For the past two years, chemical engineer Brian Korgel and his team at the University of Texas, Austin, have been working on reducing solar cell manufacturing costs by 90%. The current process for making solar cells, gas-phase deposition in a vacuum chamber, requires high temperatures and is quite expensive.

Augmented reality transforms toys

The future of toys is augmented reality, writes CNET News, after viewing Mattel's i-Tags, a new technology to be included with action figures the company will make for 'Titanic' director James Cameron's new film, 'Avatar'.

Augmented reality (AR) is an overlay of digital information or imagery on top of real-world objects. Or, as Sean McGowan, a toy industry analyst with Needham & Company in New York, called it, AR is "jet fuel for the imagination".

In the case of the 'Avatar' action figures, AR is being implemented in the form of small plastic cards, the i-Tags, which kids can hold up in front of any Webcam. When they do, a fully 3D digital image is superimposed over the card on the screen.

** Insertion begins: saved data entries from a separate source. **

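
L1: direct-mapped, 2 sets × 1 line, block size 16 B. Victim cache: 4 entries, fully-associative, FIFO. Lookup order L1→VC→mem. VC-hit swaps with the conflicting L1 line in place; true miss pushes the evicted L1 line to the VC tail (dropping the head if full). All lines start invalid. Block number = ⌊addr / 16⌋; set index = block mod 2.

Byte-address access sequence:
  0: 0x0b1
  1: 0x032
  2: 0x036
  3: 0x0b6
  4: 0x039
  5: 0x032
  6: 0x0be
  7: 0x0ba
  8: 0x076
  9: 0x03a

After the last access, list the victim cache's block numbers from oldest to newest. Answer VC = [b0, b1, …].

#0 0xb1→b11/s1 MISS; vc=[]
#1 0x32→b3/s1 MISS; vc=[11]
#2 0x36→b3/s1 L1-HIT; vc=[11]
#3 0xb6→b11/s1 VC-HIT; vc=[3]
#4 0x39→b3/s1 VC-HIT; vc=[11]
#5 0x32→b3/s1 L1-HIT; vc=[11]
#6 0xbe→b11/s1 VC-HIT; vc=[3]
#7 0xba→b11/s1 L1-HIT; vc=[3]
#8 0x76→b7/s1 MISS; vc=[3,11]
#9 0x3a→b3/s1 VC-HIT; vc=[7,11]

VC = [7, 11]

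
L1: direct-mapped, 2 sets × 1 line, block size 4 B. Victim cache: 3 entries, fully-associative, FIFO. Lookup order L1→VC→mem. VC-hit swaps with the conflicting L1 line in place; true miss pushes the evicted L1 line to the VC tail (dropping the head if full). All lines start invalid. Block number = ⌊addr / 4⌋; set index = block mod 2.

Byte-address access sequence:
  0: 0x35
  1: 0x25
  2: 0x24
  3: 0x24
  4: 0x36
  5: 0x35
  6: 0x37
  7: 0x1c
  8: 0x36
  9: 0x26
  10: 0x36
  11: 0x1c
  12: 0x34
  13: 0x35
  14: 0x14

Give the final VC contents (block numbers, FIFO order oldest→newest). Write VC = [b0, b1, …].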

Sat nav tracks dementia patients

Vulnerable dementia sufferers are being tracked with satellite technology in a pioneering project in Warwickshire, reports the Birmingham Post.

The technology will enable worried relatives to monitor movements on a map via a secure Web site. Warwickshire County Council is one of the first local authorities in the country to use the tracking technology in this way.

The initiative comes amid fears that the degenerative condition which currently affects 570 000 in England, will double in the next 30 years.